4. Your example of the moving definition of health is a good one. I believe if you got government and teachers unions - which I consider under the all inclusive term government - out of the health business, ADD would not exist - or I should say would have existed as it always has and parents and teachers would deal with it, instead of teachers pushing pills on our kids so they don't have to have such difficulty in their classroom.

Talk about cynicism - I really have it regarding teachers!!!

Side bar: I capitalized MOTIVATION purposely, to comment that many of the "good" government does for the citizenry DE-MOTIVATES that citizenry from being successful!

Now that is a subject to spend some time on.

11:17 AM  
Blogger Curt said...

Good points. Just a few additional comments.

On point 2: On insurance, as you say it should be there to cover downside risk. It seems like it should not be used to cover normal operating costs (in healthcare, this would seem to include checkups but also things like having a baby - a predictable situation). As far as medical costs in old age, this seems harder to say whether it's a normal cost or a unanticipated cost (some folks age with few problems, some surely don't).

On point 3: While I think there are some situations that fit the 'suckers' category, I think the many innovations (the successful ones anyway) really are providing a solution to a real problem. Before phones there was obviously no need for answering machines and voicemail. Google solved a searching problem for a vast internet haystack, and is making lots of money by delivering targeted ads. And so on. The failed innovations usually fail for good reason - they don't provide much real value.

In the health field, the scientific breakthroughs in things like DNA research could really continue to shake things up. Should insurance companies price your coverage based on all your various risk factors in your DNA?

10:20 AM  
Blogger Curt said...

A couple more things...

On ADD: while I imagine the teachers have something to do with it, one can't ignore doctors, parents, and pharmaceutical companies... and I also imagine that this is a genuine problem for some kids and that the drugs can be a big help... but in any case, it's just one situation out of many that continue to shape modern healthcare.

On 'clever' entrepreneurs: I saw a full page ad today in the New Yorker, for a device called the Audéo, which appears to be a hearing aid being pitched to young people.

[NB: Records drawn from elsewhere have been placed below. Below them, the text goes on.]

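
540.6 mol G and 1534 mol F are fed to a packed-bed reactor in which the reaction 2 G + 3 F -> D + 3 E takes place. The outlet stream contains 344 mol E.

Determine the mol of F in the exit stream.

For E: n = n₀ + 3ξ → 344 = 0 + 3ξ, giving ξ = 114.7 mol.
Outlet amounts (n = n₀ + ν ξ):
  G: 540.6 − 2(114.7) = 311.3
  F: 1534 − 3(114.7) = 1190
  D: 0 + 1(114.7) = 114.7
  E: 0 + 3(114.7) = 344

1190 mol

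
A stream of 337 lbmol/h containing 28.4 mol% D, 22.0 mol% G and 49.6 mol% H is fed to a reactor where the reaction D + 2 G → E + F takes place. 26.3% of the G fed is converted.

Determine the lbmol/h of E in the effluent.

G reacted = 0.263 × 74.14 = 19.5 lbmol/h; ν_G = −2, so ξ = 19.5/2 = 9.749 lbmol/h.
Outlet amounts (n = n₀ + ν ξ):
  D: 95.71 − 1(9.749) = 85.96
  G: 74.14 − 2(9.749) = 54.64
  E: 0 + 1(9.749) = 9.749
  F: 0 + 1(9.749) = 9.749
  H: 167.2 (inert)

9.75 lbmol/h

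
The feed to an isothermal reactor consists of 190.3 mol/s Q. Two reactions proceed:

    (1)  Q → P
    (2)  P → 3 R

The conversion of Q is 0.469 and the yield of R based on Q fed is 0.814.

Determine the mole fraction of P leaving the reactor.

Conversion of Q: Q consumed = 1ξ₁ = 0.469 × 190.3 → ξ₁ = 89.25 mol/s.
Yield of R: 3ξ₂ / 190.3 = 0.814 → ξ₂ = 51.63 mol/s.
Outlet amounts (n = n₀ + Σ ν·ξ):
  Q: 190.3 − 1(89.25) = 101
  P: 0 + 1(89.25) − 1(51.63) = 37.62
  R: 0 + 3(51.63) = 154.9
Total out = 293.6 mol/s; y_P = 37.62 / 293.6 = 0.1281.

0.128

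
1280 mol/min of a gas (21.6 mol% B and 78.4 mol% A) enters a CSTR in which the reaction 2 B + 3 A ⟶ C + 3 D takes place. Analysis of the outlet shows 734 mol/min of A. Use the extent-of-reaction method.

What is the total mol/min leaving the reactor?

For A: n = n₀ − 3ξ → 734 = 1004 − 3ξ, giving ξ = 89.84 mol/min.
Outlet amounts (n = n₀ + ν ξ):
  B: 276.5 − 2(89.84) = 96.8
  A: 1004 − 3(89.84) = 734
  C: 0 + 1(89.84) = 89.84
  D: 0 + 3(89.84) = 269.5
Total out = 96.8 + 734 + 89.84 + 269.5 = 1190 mol/min.

1190 mol/min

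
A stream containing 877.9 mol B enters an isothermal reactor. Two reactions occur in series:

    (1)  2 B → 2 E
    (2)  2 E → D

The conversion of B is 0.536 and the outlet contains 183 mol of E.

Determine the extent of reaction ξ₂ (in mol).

ξ₂ = 144 mol

Conversion of B: B consumed = 2ξ₁ = 0.536 × 877.9 → ξ₁ = 235.3 mol.
E balance: n_E = 0 + 2ξ₁ − 2ξ₂ = 183 → ξ₂ = (2·235.3 − 183)/2 = 143.8 mol.
Outlet amounts (n = n₀ + Σ ν·ξ):
  B: 877.9 − 2(235.3) = 407.3
  E: 0 + 2(235.3) − 2(143.8) = 183
  D: 0 + 1(143.8) = 143.8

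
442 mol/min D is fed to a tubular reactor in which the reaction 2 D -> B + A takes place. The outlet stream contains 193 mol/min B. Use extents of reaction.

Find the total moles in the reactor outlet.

442 mol/min

For B: n = n₀ + 1ξ → 193 = 0 + 1ξ, giving ξ = 193 mol/min.
Outlet amounts (n = n₀ + ν ξ):
  D: 442 − 2(193) = 56
  B: 0 + 1(193) = 193
  A: 0 + 1(193) = 193
Total out = 56 + 193 + 193 = 442 mol/min.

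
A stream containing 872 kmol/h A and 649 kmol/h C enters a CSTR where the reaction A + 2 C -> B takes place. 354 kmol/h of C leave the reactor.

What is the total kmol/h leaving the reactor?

For C: n = n₀ − 2ξ → 354 = 649 − 2ξ, giving ξ = 147.5 kmol/h.
Outlet amounts (n = n₀ + ν ξ):
  A: 872 − 1(147.5) = 724.5
  C: 649 − 2(147.5) = 354
  B: 0 + 1(147.5) = 147.5
Total out = 724.5 + 354 + 147.5 = 1226 kmol/h.

1230 kmol/h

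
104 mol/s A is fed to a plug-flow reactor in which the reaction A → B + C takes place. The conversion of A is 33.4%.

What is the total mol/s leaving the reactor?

139 mol/s

A reacted = 0.334 × 104 = 34.74 mol/s; ν_A = −1, so ξ = 34.74/1 = 34.74 mol/s.
Outlet amounts (n = n₀ + ν ξ):
  A: 104 − 1(34.74) = 69.26
  B: 0 + 1(34.74) = 34.74
  C: 0 + 1(34.74) = 34.74
Total out = 69.26 + 34.74 + 34.74 = 138.7 mol/s.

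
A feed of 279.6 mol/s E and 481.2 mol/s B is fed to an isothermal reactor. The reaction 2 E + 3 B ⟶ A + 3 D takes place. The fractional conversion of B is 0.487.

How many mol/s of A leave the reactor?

78.1 mol/s

B reacted = 0.487 × 481.2 = 234.3 mol/s; ν_B = −3, so ξ = 234.3/3 = 78.11 mol/s.
Outlet amounts (n = n₀ + ν ξ):
  E: 279.6 − 2(78.11) = 123.4
  B: 481.2 − 3(78.11) = 246.9
  A: 0 + 1(78.11) = 78.11
  D: 0 + 3(78.11) = 234.3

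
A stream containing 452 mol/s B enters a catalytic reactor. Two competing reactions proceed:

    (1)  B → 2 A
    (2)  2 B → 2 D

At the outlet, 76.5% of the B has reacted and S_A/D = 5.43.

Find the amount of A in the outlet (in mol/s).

Conversion of B: B consumed = 0.765 × 452 = 345.8 mol/s = 1ξ₁ + 2ξ₂.
Selectivity: 2ξ₁ / (2ξ₂) = 5.43 → ξ₁ = 5.43 ξ₂.
Substitute: (1·5.43 + 2) ξ₂ = 345.8 → ξ₂ = 46.54 mol/s, ξ₁ = 252.7 mol/s.
Outlet amounts (n = n₀ + Σ ν·ξ):
  B: 452 − 1(252.7) − 2(46.54) = 106.2
  A: 0 + 2(252.7) = 505.4
  D: 0 + 2(46.54) = 93.08

505 mol/s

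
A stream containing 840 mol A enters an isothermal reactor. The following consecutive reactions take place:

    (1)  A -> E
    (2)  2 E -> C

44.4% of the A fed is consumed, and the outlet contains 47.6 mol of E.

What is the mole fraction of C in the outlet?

Conversion of A: A consumed = 1ξ₁ = 0.444 × 840 → ξ₁ = 373 mol.
E balance: n_E = 0 + 1ξ₁ − 2ξ₂ = 47.6 → ξ₂ = (1·373 − 47.6)/2 = 162.7 mol.
Outlet amounts (n = n₀ + Σ ν·ξ):
  A: 840 − 1(373) = 467
  E: 0 + 1(373) − 2(162.7) = 47.6
  C: 0 + 1(162.7) = 162.7
Total out = 677.3 mol; y_C = 162.7 / 677.3 = 0.2402.

0.24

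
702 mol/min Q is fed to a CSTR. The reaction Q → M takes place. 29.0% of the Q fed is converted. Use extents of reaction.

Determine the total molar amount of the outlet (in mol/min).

702 mol/min

Q reacted = 0.29 × 702 = 203.6 mol/min; ν_Q = −1, so ξ = 203.6/1 = 203.6 mol/min.
Outlet amounts (n = n₀ + ν ξ):
  Q: 702 − 1(203.6) = 498.4
  M: 0 + 1(203.6) = 203.6
Total out = 498.4 + 203.6 = 702 mol/min.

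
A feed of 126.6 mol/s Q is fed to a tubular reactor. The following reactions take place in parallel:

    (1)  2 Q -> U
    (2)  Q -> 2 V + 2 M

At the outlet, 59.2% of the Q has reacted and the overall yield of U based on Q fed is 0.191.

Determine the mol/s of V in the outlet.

Yield of U: 1ξ₁ / 126.6 = 0.191 → ξ₁ = 24.18 mol/s.
Conversion of Q: 2ξ₁ + 1ξ₂ = 0.592 × 126.6 = 74.95 → ξ₂ = 26.59 mol/s.
Outlet amounts (n = n₀ + Σ ν·ξ):
  Q: 126.6 − 2(24.18) − 1(26.59) = 51.65
  U: 0 + 1(24.18) = 24.18
  V: 0 + 2(26.59) = 53.17
  M: 0 + 2(26.59) = 53.17

53.2 mol/s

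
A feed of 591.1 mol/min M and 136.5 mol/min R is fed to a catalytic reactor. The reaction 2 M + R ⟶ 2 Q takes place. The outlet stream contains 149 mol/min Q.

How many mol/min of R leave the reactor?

62 mol/min

For Q: n = n₀ + 2ξ → 149 = 0 + 2ξ, giving ξ = 74.5 mol/min.
Outlet amounts (n = n₀ + ν ξ):
  M: 591.1 − 2(74.5) = 442.1
  R: 136.5 − 1(74.5) = 62
  Q: 0 + 2(74.5) = 149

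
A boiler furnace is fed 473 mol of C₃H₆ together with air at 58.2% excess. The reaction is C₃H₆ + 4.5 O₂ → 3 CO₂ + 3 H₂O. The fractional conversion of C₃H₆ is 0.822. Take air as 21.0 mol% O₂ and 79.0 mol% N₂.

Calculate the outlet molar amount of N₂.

Stoichiometric O₂ = 4.5 × 473 = 2128 mol; O₂ fed = 2128 × 1.582 = 3367 mol.
N₂ fed = 3367 × 79/21 = 12670 mol.
Fuel reacted = 0.822 × 473 → ξ = 388.8 mol.
Outlet (n = n₀ + ν ξ):
  C₃H₆: 473 − 1(388.8) = 84.19
  O₂: 3367 − 4.5(388.8) = 1618
  N₂: 12670 (inert)
  CO₂: 0 + 3(388.8) = 1166
  H₂O: 0 + 3(388.8) = 1166

12700 mol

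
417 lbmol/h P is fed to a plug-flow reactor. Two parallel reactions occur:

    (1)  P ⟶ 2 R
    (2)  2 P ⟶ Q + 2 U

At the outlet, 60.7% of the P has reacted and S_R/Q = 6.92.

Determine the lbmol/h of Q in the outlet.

46.4 lbmol/h

Conversion of P: P consumed = 0.607 × 417 = 253.1 lbmol/h = 1ξ₁ + 2ξ₂.
Selectivity: 2ξ₁ / (1ξ₂) = 6.92 → ξ₁ = 3.46 ξ₂.
Substitute: (1·3.46 + 2) ξ₂ = 253.1 → ξ₂ = 46.36 lbmol/h, ξ₁ = 160.4 lbmol/h.
Outlet amounts (n = n₀ + Σ ν·ξ):
  P: 417 − 1(160.4) − 2(46.36) = 163.9
  R: 0 + 2(160.4) = 320.8
  Q: 0 + 1(46.36) = 46.36
  U: 0 + 2(46.36) = 92.72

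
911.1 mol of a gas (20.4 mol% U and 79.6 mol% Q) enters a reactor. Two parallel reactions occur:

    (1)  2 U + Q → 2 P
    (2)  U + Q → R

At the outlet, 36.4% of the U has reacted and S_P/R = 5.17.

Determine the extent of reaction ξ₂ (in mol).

ξ₂ = 11 mol

Conversion of U: U consumed = 0.364 × 185.9 = 67.65 mol = 2ξ₁ + 1ξ₂.
Selectivity: 2ξ₁ / (1ξ₂) = 5.17 → ξ₁ = 2.585 ξ₂.
Substitute: (2·2.585 + 1) ξ₂ = 67.65 → ξ₂ = 10.97 mol, ξ₁ = 28.34 mol.
Outlet amounts (n = n₀ + Σ ν·ξ):
  U: 185.9 − 2(28.34) − 1(10.97) = 118.2
  Q: 725.2 − 1(28.34) − 1(10.97) = 685.9
  P: 0 + 2(28.34) = 56.69
  R: 0 + 1(10.97) = 10.97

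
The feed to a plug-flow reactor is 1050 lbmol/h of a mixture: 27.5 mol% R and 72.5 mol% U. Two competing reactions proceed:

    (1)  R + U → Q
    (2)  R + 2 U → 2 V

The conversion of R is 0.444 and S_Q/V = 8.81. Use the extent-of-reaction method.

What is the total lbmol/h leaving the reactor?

922 lbmol/h

Conversion of R: R consumed = 0.444 × 288.8 = 128.2 lbmol/h = 1ξ₁ + 1ξ₂.
Selectivity: 1ξ₁ / (2ξ₂) = 8.81 → ξ₁ = 17.62 ξ₂.
Substitute: (1·17.62 + 1) ξ₂ = 128.2 → ξ₂ = 6.885 lbmol/h, ξ₁ = 121.3 lbmol/h.
Outlet amounts (n = n₀ + Σ ν·ξ):
  R: 288.8 − 1(121.3) − 1(6.885) = 160.5
  U: 761.2 − 1(121.3) − 2(6.885) = 626.2
  Q: 0 + 1(121.3) = 121.3
  V: 0 + 2(6.885) = 13.77
Total out = 160.5 + 626.2 + 121.3 + 13.77 = 921.8 lbmol/h.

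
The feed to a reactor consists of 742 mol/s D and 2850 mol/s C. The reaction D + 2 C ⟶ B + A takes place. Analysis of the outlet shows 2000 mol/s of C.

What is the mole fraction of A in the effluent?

For C: n = n₀ − 2ξ → 2000 = 2850 − 2ξ, giving ξ = 425 mol/s.
Outlet amounts (n = n₀ + ν ξ):
  D: 742 − 1(425) = 317
  C: 2850 − 2(425) = 2000
  B: 0 + 1(425) = 425
  A: 0 + 1(425) = 425
Total out = 3167 mol/s; y_A = 425 / 3167 = 0.1342.

0.134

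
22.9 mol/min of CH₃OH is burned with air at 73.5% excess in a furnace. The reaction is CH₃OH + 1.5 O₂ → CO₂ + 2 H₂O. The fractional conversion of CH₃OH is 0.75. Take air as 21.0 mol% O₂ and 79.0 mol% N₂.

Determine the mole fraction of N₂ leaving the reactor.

Stoichiometric O₂ = 1.5 × 22.9 = 34.35 mol/min; O₂ fed = 34.35 × 1.735 = 59.6 mol/min.
N₂ fed = 59.6 × 79/21 = 224.2 mol/min.
Fuel reacted = 0.75 × 22.9 → ξ = 17.17 mol/min.
Outlet (n = n₀ + ν ξ):
  CH₃OH: 22.9 − 1(17.17) = 5.725
  O₂: 59.6 − 1.5(17.17) = 33.83
  N₂: 224.2 (inert)
  CO₂: 0 + 1(17.17) = 17.17
  H₂O: 0 + 2(17.17) = 34.35
Total out = 315.3 mol/min; y_N₂ = 224.2 / 315.3 = 0.7111.

0.711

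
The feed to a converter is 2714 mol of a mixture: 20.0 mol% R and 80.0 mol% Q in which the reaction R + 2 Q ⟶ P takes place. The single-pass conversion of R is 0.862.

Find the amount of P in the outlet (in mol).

468 mol

R reacted = 0.862 × 542.8 = 467.9 mol; ν_R = −1, so ξ = 467.9/1 = 467.9 mol.
Outlet amounts (n = n₀ + ν ξ):
  R: 542.8 − 1(467.9) = 74.91
  Q: 2171 − 2(467.9) = 1235
  P: 0 + 1(467.9) = 467.9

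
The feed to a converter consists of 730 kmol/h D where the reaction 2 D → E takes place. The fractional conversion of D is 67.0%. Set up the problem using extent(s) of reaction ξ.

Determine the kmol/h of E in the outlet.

D reacted = 0.67 × 730 = 489.1 kmol/h; ν_D = −2, so ξ = 489.1/2 = 244.6 kmol/h.
Outlet amounts (n = n₀ + ν ξ):
  D: 730 − 2(244.6) = 240.9
  E: 0 + 1(244.6) = 244.6

245 kmol/h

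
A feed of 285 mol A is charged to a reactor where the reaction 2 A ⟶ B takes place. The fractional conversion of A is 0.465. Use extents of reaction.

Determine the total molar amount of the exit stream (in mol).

219 mol

A reacted = 0.465 × 285 = 132.5 mol; ν_A = −2, so ξ = 132.5/2 = 66.26 mol.
Outlet amounts (n = n₀ + ν ξ):
  A: 285 − 2(66.26) = 152.5
  B: 0 + 1(66.26) = 66.26
Total out = 152.5 + 66.26 = 218.7 mol.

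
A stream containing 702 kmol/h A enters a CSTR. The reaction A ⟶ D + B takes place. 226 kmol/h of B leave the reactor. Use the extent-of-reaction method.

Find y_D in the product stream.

0.244

For B: n = n₀ + 1ξ → 226 = 0 + 1ξ, giving ξ = 226 kmol/h.
Outlet amounts (n = n₀ + ν ξ):
  A: 702 − 1(226) = 476
  D: 0 + 1(226) = 226
  B: 0 + 1(226) = 226
Total out = 928 kmol/h; y_D = 226 / 928 = 0.2435.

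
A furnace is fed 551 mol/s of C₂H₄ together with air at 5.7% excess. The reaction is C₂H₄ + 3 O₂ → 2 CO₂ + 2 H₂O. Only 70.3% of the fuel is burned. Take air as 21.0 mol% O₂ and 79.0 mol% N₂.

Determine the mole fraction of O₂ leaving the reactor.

Stoichiometric O₂ = 3 × 551 = 1653 mol/s; O₂ fed = 1653 × 1.057 = 1747 mol/s.
N₂ fed = 1747 × 79/21 = 6573 mol/s.
Fuel reacted = 0.703 × 551 → ξ = 387.4 mol/s.
Outlet (n = n₀ + ν ξ):
  C₂H₄: 551 − 1(387.4) = 163.6
  O₂: 1747 − 3(387.4) = 585.2
  N₂: 6573 (inert)
  CO₂: 0 + 2(387.4) = 774.7
  H₂O: 0 + 2(387.4) = 774.7
Total out = 8871 mol/s; y_O₂ = 585.2 / 8871 = 0.06596.

0.066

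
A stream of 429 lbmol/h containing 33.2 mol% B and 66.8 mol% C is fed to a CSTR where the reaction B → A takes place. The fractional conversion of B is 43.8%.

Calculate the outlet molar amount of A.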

From their website: "Audéo is a breakthrough for living life to the fullest, bringing back the speech understanding we can start to lose as early as in our twenties. Sleek, stylish and discreet, it is the ultimate high-tech accessory."

Is this a real problem? I have no idea... maybe all the young people listening to loud music with their iPods are ruining their hearing at a young age. Is this hi-tech for suckers, or a health issue that needed a solution? Some people with money seem to think the latter, and we'll see if they succeed.